The side effects of chemotherapy are pretty widely known: nausea, fatigue and the trademark hair loss. But for women diagnosed with breast cancer, there might be another side effect to consider: long-term unemployment.
A study published in the journal Cancer surveyed working-age breast cancer survivors four years after they were diagnosed and asked if they were still working.
The results weren't encouraging. Nearly a third of the respondents were unemployed, and those who had received chemo as opposed to other treatments like radiation therapy were the most likely to be out of work. The study doesn't identify a cause, but hints at cognitive impairments as one possible culprit.
Patients receiving chemo have long complained of failing memory, trouble concentrating and a general mental fogginess that's come to be known as chemo brain — a condition that, in some, never truly reverses after treatment. (Via American Cancer Society, Mayo Clinic, CancerCare)
"I just forget a lot. ... Sometimes, when I'm reading — I do a lot of reading and research — I kind of forget what I just read, kind of like the comprehension thing." (Via Oncology Associates)

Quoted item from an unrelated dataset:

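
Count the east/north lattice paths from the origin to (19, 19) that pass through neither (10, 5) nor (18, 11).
Number of paths = 32661028701

Inclusion–exclusion. Total paths: C(38, 19) = 35345263800. Through P₁: C(15, 10)·C(23, 9) = 2454021570. Through P₂: C(29, 18)·C(9, 1) = 311375610. Since P₁ is strictly southwest of P₂, a monotone path through both must visit P₁ then P₂; paths through both = C(15, 10)·C(14, 8)·C(9, 1) = 81162081. Avoid both = 35345263800 − 2454021570 − 311375610 + 81162081 = 32661028701.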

Fatigue might be another culprit. NBC interviewed one breast cancer survivor whose says chemotherapy left her too tired to work at her home remodeling business.
The study's lead author, University of Michigan's Reshma Jagsi, says the findings are something for doctors to keep in mind when treating a patient who would get little benefit from chemo.
"Many doctors believe that even though patients may miss work during treatment, they will 'bounce back' in the longer term. The results of this study suggest otherwise." (Via CBS)
A writer for Bustle says the risk of long-term unemployment will no doubt weigh on doctors, but "It's not as if you get much choice in the matter — if chemotherapy is really what you need from a medically-informed perspective, then chemotherapy should be what you get."
The study joins earlier research showing cancer survivors in general are at higher risk for unemployment.